Fernando Savater-El País
Dicen que lo quiere el pueblo. ¿Qué pueblo? Así llaman hoy a esa parte de la ciudadanía dispuesta a obedecer sin rechistar a quienes le mandan desobedecer las leyes
La reconciliación —entre amigos enfrentados por una querella, en una pareja en vías de separación, entre el padre y el hijo pródigo (o al revés, que suele ser más corriente), entre pleiteantes, entre adversarios políticos que cambian de partido o de ideas, entre un artista y su público (“su última novela, o película… me ha reconciliado con él”), etcétera— suele tener buena prensa. Los que se reconcilian demuestran magnanimidad, prudencia, empatía, virtudes sin duda humanistas. La reconciliación tiene incluso un espíritu particular, el espíritu conciliador, con el que algunos se interponen entre las partes en litigio y a menudo cobran por ambos lados, sea en el sentido traumático o en el remunerativo de la expresión.
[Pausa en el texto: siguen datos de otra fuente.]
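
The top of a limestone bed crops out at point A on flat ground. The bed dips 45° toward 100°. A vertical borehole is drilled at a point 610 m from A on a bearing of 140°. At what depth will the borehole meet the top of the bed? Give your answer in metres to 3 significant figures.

467 m

The hole lies 40° from the dip direction, so the down-dip offset is 610 × cos 40° = 467.29 m.
Depth = down-dip offset × tan(dip) = 467.29 × tan 45° = 467.29 × 1.0000
Depth = 467.29 m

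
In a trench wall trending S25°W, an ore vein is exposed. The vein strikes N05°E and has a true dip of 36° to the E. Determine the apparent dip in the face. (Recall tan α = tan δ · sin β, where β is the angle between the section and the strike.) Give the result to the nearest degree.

14°

The section lies 20° from the strike.
tan α = tan 36° × sin 20° = 0.7265 × 0.3420 = 0.2485
apparent dip = arctan 0.2485 = 13.95°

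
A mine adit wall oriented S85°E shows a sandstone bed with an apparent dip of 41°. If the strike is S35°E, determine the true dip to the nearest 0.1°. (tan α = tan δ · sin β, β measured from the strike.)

β = acute angle between strike S35°E and section S85°E = 50°.
tan(true dip) = tan 41° / sin 50° = 1.1348
δ = arctan(1.1348) = 48.61°

48.6°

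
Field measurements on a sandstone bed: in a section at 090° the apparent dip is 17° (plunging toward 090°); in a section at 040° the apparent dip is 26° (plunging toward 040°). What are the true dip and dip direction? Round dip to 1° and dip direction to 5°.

Each apparent-dip line lies in the plane. As unit vectors (x east, y north, z up), v₁ plunges 17°→090° and v₂ plunges 26°→040°.
Cross product v₁ × v₂ gives the pole to the plane: n ∝ (0.201, 0.250, 0.658).
Dip δ = arctan(|n_h|/n_z) = arctan(0.321/0.658) = 26.0°.
Dip direction = azimuth of (n_x, n_y) = atan2(0.201, 0.250) = 39°.

true dip 26°, dip direction 040°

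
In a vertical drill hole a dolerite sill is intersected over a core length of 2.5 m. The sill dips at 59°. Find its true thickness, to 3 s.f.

True thickness t = h · cos(dip) = 2.5 × cos 59°
t = 2.5 × 0.5150 = 1.288 m

1.29 m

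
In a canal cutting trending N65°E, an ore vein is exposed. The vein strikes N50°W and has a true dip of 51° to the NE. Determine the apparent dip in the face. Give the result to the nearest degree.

Angle between strike (N50°W) and section (N65°E): β = 65°.
tan(apparent dip) = tan 51° · sin 65° = 1.1192
apparent dip = arctan 1.1192 = 48.22°

48°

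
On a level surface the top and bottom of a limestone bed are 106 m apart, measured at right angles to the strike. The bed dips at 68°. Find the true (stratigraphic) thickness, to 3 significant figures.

True thickness t = w · sin(dip) = 106 × sin 68°
t = 106 × 0.9272 = 98.281 m

98.3 m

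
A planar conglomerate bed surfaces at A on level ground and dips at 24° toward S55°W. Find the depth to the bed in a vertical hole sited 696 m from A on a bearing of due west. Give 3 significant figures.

The hole lies 35° from the dip direction, so the down-dip offset is 696 × cos 35° = 570.13 m.
Depth = down-dip offset × tan(dip) = 570.13 × tan 24° = 570.13 × 0.4452
Depth = 253.84 m

254 m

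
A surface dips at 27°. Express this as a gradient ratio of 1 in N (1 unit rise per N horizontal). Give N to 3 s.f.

1 in 1.96

1 : N means tan θ = 1/N, so N = 1/tan 27° = 1/0.5095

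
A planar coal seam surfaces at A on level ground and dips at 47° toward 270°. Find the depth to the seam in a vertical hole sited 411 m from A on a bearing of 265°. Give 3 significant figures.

439 m

The hole lies 5° from the dip direction, so the down-dip offset is 411 × cos 5° = 409.44 m.
Depth = down-dip offset × tan(dip) = 409.44 × tan 47° = 409.44 × 1.0724
Depth = 439.07 m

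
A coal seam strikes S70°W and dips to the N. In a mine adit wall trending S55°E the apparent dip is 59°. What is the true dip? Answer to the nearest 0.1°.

The section is 55° from the strike.
tan δ = tan α / sin β = tan 59° / sin 55° = 1.6643 / 0.8192 = 2.0317
δ = arctan(2.0317) = 63.79°

63.8°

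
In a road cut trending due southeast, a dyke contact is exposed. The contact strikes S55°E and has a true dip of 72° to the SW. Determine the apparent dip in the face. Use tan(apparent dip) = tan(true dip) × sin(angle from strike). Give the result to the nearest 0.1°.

The strike is S55°E and the section trends due southeast; the acute angle between them is β = 10°.
tan α = tan 72° × sin 10° = 3.0777 × 0.1736 = 0.5344
α = arctan(0.5344) = 28.12°

28.1°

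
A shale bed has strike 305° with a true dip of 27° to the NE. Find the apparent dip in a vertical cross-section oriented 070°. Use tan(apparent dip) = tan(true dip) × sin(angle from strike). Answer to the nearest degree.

The section lies 55° from the strike.
tan α = tan 27° × sin 55° = 0.5095 × 0.8192 = 0.4174
apparent dip = arctan 0.4174 = 22.65°

23°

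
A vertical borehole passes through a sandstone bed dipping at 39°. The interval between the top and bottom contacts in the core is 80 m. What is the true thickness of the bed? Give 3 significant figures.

True thickness t = h · cos(dip) = 80 × cos 39°
t = 80 × 0.7771 = 62.172 m

62.2 m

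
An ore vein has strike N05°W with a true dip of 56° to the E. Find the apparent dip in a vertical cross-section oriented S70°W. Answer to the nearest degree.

The strike is N05°W and the section trends S70°W; the acute angle between them is β = 75°.
tan α = tan 56° × sin 75° = 1.4826 × 0.9659 = 1.4320
apparent dip = arctan 1.4320 = 55.07°

55°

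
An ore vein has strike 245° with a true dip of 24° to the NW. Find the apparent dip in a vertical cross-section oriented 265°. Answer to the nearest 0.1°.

8.7°

Angle between strike (245°) and section (265°): β = 20°.
tan α = tan 24° × sin 20° = 0.4452 × 0.3420 = 0.1523
apparent dip = arctan 0.1523 = 8.66°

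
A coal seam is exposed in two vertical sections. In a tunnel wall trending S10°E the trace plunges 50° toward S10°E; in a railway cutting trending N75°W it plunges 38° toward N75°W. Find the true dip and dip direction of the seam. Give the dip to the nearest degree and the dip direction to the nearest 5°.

Represent each trace as a vector plunging at its apparent dip toward its trend (east-north-up frame): v₁ = (0.112, -0.633, -0.766), v₂ = (-0.761, 0.204, -0.616).
Cross product v₁ × v₂ gives the pole to the plane: n ∝ (-0.546, -0.652, 0.459).
True dip = arccos(n_z / |n|) = arccos(0.4751) = 61.6°.
The horizontal component of n points toward azimuth atan2(n_x, n_y) = 220°, the dip direction.

true dip 62°, dip direction 220°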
Reconciliarse es pasar de una querella pública a un acuerdo privado. Por eso chirría bastante si se la invoca en ciertos casos. El pretendido “acuerdo de paz” en el País Vasco insiste en la búsqueda de reconciliación entre los ilegalmente (no solo “injustamente”) agredidos y sus agresores. Los damnificados por una banda terrorista deben reconciliarse con ella y con sus legitimadores políticos como si admitiesen contritos que su simple existencia cívica era una ofensa también. Ahora se insinúa que la reconciliación en Cataluña pasa por el indulto de los promotores del golpe separatista o incluso por una sentencia absolutoria en el juicio al que se ven sometidos no por sus ideas sino por sus actos. Así se sosegarán quienes apoyaron la transgresión de las leyes al verse comprendidos por los perjudicados por ella…
Dicen que lo quiere el pueblo. ¿Qué pueblo? Así llaman hoy a esa parte de la ciudadanía dispuesta a obedecer sin rechistar a quienes le mandan desobedecer las leyes. En Francia son los chalecos amarillos y en España llevan lazos amarillos… Algunos seguiremos irreconciliables.